I may bleed—it’s the least I deserve for touching her again. Tainting those sweet, inexperienced lips.
The Missing Moon is vengeful tonight, leaving The Cradle in stark, deathly darkness as I pace. Feeling the wind lash my hide-like skin, I beg for more. More lashes. More violence.
I open my arms, pulsing my muscles, wanting them to rip free of my skin. Show me I’m human! Prove it! Make me feel. Give me agony. Regret. Make me feel just a slither of what she makes me feel so I can be worthy… So I can be worthy of her touch.
There has to be more sensation than this left inside me. I feel nothing until she looks at me, and then too much too suddenly. I can’t keep it.
The feeling.
It comes and goes with her.
Why her?
I don’t fucking know. Perhaps it’s that tight, untouched body—I am a fucking beast after all. Innocence is like honey. But I’ve seen innocence and beauty before, tasted it, fucked it, killed it. But her…
Being with her as she fights the pain in her ribcage, strong upper-lipped. As she explores her new freedoms, her own thoughts, her sweet awe.
Perhaps it was watching her stifle tears to breastfeed another woman’s child, a Xin De, at that. A creature, not a human, and then to watch her…fail.
To. Watch. Her. Fail.
I felt more than I’ve felt in decades, almost more than was bearable.
I wander around this land like a mere part of the landscape, acting on impulse, owing my life to Tomar, so I serve him. But I’m not experiencing anything anymore—agony, happiness, joy, devastation. It’s all been bled from me, drained to a husk of male flesh.
I inhale the wind, daring it to shred my nostrils as it should, fill my lungs and drown me, blind me?—
Nothing happens.
Inhuman—the gills in my nostrils activate, filtering and removing the shards from my indestructible body, and my nictitating membrane slides to shield my irises. And the numb… the numbness I feel in response to a gruelling Redwind is enough for me to abandon the idea of her.
And me.
And us.
I know what I said, what I want, what her body wants, but I won’t take more from her than I already have. I should stop this now.
Because I’m not fucking human, not organic, not real—I will not taint her further with my bloodied hands.

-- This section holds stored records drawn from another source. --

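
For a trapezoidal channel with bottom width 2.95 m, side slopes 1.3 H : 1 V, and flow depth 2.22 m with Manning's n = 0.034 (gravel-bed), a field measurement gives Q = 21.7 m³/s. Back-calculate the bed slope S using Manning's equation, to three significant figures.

A = (b + z·y)·y = (2.95 + 1.3×2.22)×2.22 = 12.96 m²
P = b + 2y√(1+z²) = 2.95 + 2×2.22×√(1+1.3²) = 10.23 m
R = A/P = 12.96/10.23 = 1.266 m
S = (Q·n / (1·A·R^(2/3)))² = (21.7×0.034 / (1×12.96×1.170))² = 0.002367

0.00237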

I rear to the left and head back inside, heaving, chest pumping.
My eyes dart around, landing on a girl by the bar, petite in stature, with medium length, red hair—she’ll do. I can turn her around, wrap that red hair around my fist, and rearrange her guts, never looking at her face—pretend it is her. Get my fix—calm the fuck down.
“Yes?” The redhead slinks from the bar as my hot gaze burns through her, my intent ripping her clothes off. Hopeful stupidity quirks her lips.
“Are you clean?” I stalk forward. The little thing caught in my snare flushes across her chest and to her cheeks.
She nods. “Yes, Lagos.”
I smell her heated arousal in the smoky air.
“I know what I look like to you.” I stop in front of her, forcing her to crank her neck back just to hold my sharp gaze. “I know you like what you see, but I’m fucking ugly on the inside, believe me. Are you ugly on the inside?”